The Core 7 230H is a 10-core part built around a 6P+4E configuration with 16 threads. It boosts up to 5.2 GHz, packs 24 MB of L3 cache, and operates within a 45W base and 115W max turbo power envelope. That puts it squarely in the same territory as the Core 7 240H in terms of clocks and cache, though there is one notable difference. The 230H appears to top out at DDR5-5200 speeds, whereas the 240H can handle up to DDR5-6400. Whether that is a deliberate downgrade or a spec page error is not officially known.

The Core 5 205H is an 8-core chip with a 4P+4E layout, 12 threads, a 4.8 GHz boost clock, and 12 MB of L3 cache. It shares the same 45-115W TDP range as its bigger sibling. Both chips have one notable limitation: integrated graphics are fully disabled on both processors. That makes them purely for systems paired with a discrete GPU.

This is likely Intel offloading silicon with defective or yield-failed iGPUs rather than letting those dies go to waste. We have previously covered a report about Intel repurposing scrap dies to increase yield for this exact purpose. Disabling the graphics block and rebranding for a specific market segment are cost-efficient ways to extract more value from an existing production pipeline.
The primary home for these chips, at least so far, appears to be the MoDT (Mobile on Desktop) form factor. We previously covered that Chinese board manufacturer MaxSun has already launched two Micro-ATX boards around them, the MS-MoDT 230H D4 WIFI and the MS-MoDT 205H D4 WIFI, targeting SFF systems, workstations, and edge computing deployments.

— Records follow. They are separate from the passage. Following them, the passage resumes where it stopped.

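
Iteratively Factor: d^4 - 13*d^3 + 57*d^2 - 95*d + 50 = (d - 1)*(d^3 - 12*d^2 + 45*d - 50) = (d - 2)*(d - 1)*(d^2 - 10*d + 25) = (d - 5)*(d - 2)*(d - 1)*(d - 5)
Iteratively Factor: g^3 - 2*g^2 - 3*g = (g)*(g^2 - 2*g - 3) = g*(g - 3)*(g + 1)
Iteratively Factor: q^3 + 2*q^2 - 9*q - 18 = (q + 3)*(q^2 - q - 6) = (q + 2)*(q + 3)*(q - 3)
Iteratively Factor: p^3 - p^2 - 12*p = (p - 4)*(p^2 + 3*p) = (p - 4)*(p + 3)*(p)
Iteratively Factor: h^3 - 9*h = (h)*(h^2 - 9) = h*(h - 3)*(h + 3)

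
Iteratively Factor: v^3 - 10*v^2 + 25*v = (v - 5)*(v^2 - 5*v) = (v - 5)^2*(v)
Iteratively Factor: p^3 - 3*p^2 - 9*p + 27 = (p + 3)*(p^2 - 6*p + 9) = (p - 3)*(p + 3)*(p - 3)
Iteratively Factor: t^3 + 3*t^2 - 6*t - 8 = (t - 2)*(t^2 + 5*t + 4) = (t - 2)*(t + 4)*(t + 1)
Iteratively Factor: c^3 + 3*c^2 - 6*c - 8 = (c + 4)*(c^2 - c - 2) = (c - 2)*(c + 4)*(c + 1)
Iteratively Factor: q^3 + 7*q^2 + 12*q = (q)*(q^2 + 7*q + 12) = q*(q + 4)*(q + 3)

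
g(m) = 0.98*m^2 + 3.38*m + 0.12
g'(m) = 1.96*m + 3.38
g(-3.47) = 0.19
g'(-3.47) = -3.42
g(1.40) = 6.77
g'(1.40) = 6.12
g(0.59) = 2.46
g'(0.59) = 4.54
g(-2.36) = -2.40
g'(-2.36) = -1.25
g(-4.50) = 4.76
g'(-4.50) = -5.44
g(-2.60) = -2.04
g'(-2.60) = -1.72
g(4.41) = 34.08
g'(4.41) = 12.02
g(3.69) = 25.94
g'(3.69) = 10.61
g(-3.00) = -1.20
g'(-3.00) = -2.50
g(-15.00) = 169.92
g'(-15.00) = -26.02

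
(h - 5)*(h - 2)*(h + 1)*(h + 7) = h^4 + h^3 - 39*h^2 + 31*h + 70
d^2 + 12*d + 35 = (d + 5)*(d + 7)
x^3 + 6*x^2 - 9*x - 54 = (x - 3)*(x + 3)*(x + 6)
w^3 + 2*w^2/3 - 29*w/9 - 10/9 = (w - 5/3)*(w + 1/3)*(w + 2)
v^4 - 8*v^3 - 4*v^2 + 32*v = v*(v - 8)*(v - 2)*(v + 2)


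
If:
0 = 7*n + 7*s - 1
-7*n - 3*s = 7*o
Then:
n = 1/7 - s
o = 4*s/7 - 1/7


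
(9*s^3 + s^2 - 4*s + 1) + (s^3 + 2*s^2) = 10*s^3 + 3*s^2 - 4*s + 1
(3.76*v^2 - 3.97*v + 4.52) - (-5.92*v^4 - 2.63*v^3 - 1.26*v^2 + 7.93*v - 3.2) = 5.92*v^4 + 2.63*v^3 + 5.02*v^2 - 11.9*v + 7.72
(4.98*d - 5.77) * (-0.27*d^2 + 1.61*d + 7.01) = -1.3446*d^3 + 9.5757*d^2 + 25.6201*d - 40.4477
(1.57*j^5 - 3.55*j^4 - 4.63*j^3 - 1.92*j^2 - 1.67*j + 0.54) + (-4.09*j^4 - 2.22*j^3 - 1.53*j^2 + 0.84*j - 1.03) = 1.57*j^5 - 7.64*j^4 - 6.85*j^3 - 3.45*j^2 - 0.83*j - 0.49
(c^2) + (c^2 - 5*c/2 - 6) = 2*c^2 - 5*c/2 - 6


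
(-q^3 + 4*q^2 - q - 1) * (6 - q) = q^4 - 10*q^3 + 25*q^2 - 5*q - 6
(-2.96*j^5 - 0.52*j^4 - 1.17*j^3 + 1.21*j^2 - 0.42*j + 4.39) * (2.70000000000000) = -7.992*j^5 - 1.404*j^4 - 3.159*j^3 + 3.267*j^2 - 1.134*j + 11.853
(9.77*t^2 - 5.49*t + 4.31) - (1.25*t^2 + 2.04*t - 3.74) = 8.52*t^2 - 7.53*t + 8.05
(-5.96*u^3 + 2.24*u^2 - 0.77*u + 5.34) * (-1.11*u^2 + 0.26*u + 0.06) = 6.6156*u^5 - 4.036*u^4 + 1.0795*u^3 - 5.9932*u^2 + 1.3422*u + 0.3204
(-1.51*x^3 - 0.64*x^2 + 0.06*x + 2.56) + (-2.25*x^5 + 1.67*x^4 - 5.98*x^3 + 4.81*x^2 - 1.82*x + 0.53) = -2.25*x^5 + 1.67*x^4 - 7.49*x^3 + 4.17*x^2 - 1.76*x + 3.09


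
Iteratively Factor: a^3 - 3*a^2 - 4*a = (a - 4)*(a^2 + a) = a*(a - 4)*(a + 1)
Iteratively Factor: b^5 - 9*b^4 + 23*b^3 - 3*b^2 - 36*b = (b - 3)*(b^4 - 6*b^3 + 5*b^2 + 12*b) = (b - 3)^2*(b^3 - 3*b^2 - 4*b) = b*(b - 3)^2*(b^2 - 3*b - 4) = b*(b - 3)^2*(b + 1)*(b - 4)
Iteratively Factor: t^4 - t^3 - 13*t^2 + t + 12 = (t + 1)*(t^3 - 2*t^2 - 11*t + 12) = (t + 1)*(t + 3)*(t^2 - 5*t + 4) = (t - 1)*(t + 1)*(t + 3)*(t - 4)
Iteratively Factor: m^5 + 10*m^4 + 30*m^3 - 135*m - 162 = (m + 3)*(m^4 + 7*m^3 + 9*m^2 - 27*m - 54) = (m + 3)^2*(m^3 + 4*m^2 - 3*m - 18) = (m + 3)^3*(m^2 + m - 6) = (m - 2)*(m + 3)^3*(m + 3)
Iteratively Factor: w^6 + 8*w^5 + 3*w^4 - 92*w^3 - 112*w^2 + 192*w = (w + 4)*(w^5 + 4*w^4 - 13*w^3 - 40*w^2 + 48*w) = (w - 3)*(w + 4)*(w^4 + 7*w^3 + 8*w^2 - 16*w) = (w - 3)*(w + 4)^2*(w^3 + 3*w^2 - 4*w) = (w - 3)*(w - 1)*(w + 4)^2*(w^2 + 4*w) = (w - 3)*(w - 1)*(w + 4)^3*(w)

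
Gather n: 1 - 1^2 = 0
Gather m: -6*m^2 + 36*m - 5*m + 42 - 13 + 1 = -6*m^2 + 31*m + 30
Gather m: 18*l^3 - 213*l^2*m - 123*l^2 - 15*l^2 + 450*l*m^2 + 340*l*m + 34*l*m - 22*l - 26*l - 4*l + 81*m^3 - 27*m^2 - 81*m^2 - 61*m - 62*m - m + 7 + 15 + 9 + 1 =18*l^3 - 138*l^2 - 52*l + 81*m^3 + m^2*(450*l - 108) + m*(-213*l^2 + 374*l - 124) + 32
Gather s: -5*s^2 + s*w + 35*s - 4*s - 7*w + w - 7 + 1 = -5*s^2 + s*(w + 31) - 6*w - 6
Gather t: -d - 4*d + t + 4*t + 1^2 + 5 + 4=-5*d + 5*t + 10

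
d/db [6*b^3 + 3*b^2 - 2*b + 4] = 18*b^2 + 6*b - 2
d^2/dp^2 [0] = 0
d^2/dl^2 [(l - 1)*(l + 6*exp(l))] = 6*l*exp(l) + 6*exp(l) + 2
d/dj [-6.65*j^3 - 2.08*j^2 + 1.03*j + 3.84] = -19.95*j^2 - 4.16*j + 1.03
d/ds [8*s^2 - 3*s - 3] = 16*s - 3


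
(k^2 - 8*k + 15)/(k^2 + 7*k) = (k^2 - 8*k + 15)/(k*(k + 7))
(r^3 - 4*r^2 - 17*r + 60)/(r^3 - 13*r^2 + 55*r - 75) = (r + 4)/(r - 5)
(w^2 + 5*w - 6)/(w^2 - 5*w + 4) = (w + 6)/(w - 4)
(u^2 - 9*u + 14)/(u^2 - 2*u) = (u - 7)/u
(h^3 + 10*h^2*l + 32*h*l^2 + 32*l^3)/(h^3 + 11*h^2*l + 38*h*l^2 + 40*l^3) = (h + 4*l)/(h + 5*l)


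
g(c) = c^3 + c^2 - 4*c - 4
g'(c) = 3*c^2 + 2*c - 4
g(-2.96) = -9.33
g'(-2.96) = 16.36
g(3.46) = 35.55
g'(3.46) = 38.83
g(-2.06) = -0.26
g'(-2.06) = 4.61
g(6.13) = 239.40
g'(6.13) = 120.99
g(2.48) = 7.48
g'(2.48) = 19.41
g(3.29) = 29.28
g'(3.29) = 35.05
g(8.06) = 552.33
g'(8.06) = 207.01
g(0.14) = -4.54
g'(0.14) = -3.66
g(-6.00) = -160.00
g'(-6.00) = 92.00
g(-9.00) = -616.00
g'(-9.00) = 221.00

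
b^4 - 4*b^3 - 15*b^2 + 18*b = b*(b - 6)*(b - 1)*(b + 3)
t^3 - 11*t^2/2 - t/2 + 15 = (t - 5)*(t - 2)*(t + 3/2)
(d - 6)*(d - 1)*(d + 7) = d^3 - 43*d + 42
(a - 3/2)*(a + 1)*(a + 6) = a^3 + 11*a^2/2 - 9*a/2 - 9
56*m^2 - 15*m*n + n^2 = (-8*m + n)*(-7*m + n)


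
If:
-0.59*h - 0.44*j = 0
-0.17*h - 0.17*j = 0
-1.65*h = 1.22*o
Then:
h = 0.00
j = 0.00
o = 0.00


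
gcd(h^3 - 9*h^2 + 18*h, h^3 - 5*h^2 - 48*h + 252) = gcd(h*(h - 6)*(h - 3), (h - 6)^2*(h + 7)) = h - 6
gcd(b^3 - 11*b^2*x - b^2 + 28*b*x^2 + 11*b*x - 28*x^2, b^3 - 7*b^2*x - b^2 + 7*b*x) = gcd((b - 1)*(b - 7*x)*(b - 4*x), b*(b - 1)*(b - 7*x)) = -b^2 + 7*b*x + b - 7*x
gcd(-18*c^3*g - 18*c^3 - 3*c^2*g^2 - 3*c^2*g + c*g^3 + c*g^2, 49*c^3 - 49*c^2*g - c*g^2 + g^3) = 1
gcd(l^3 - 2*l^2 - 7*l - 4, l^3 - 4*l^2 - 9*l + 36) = l - 4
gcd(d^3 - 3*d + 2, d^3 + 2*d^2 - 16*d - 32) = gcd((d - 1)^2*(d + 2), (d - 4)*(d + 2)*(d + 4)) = d + 2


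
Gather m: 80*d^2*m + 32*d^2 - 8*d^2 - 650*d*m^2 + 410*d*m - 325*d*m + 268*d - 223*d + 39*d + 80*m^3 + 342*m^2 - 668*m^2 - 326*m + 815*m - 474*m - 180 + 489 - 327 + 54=24*d^2 + 84*d + 80*m^3 + m^2*(-650*d - 326) + m*(80*d^2 + 85*d + 15) + 36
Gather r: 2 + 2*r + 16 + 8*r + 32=10*r + 50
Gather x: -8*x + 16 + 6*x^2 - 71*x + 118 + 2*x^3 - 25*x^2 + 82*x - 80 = 2*x^3 - 19*x^2 + 3*x + 54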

The context here matters, though. Intel's arrival with an older architecture and no iGPU puts these chips at a disadvantage in the broader market. They make sense for builders who need raw CPU performance in a compact form factor and already have a GPU in mind, but they are a tough sell for anyone looking at general-purpose small-form-factor builds.
Intel has made no announcement about standalone retail availability, as these chips were quietly made official when they appeared on Intel ARK. For now, this silicon just appears to be filling a fairly narrow niche.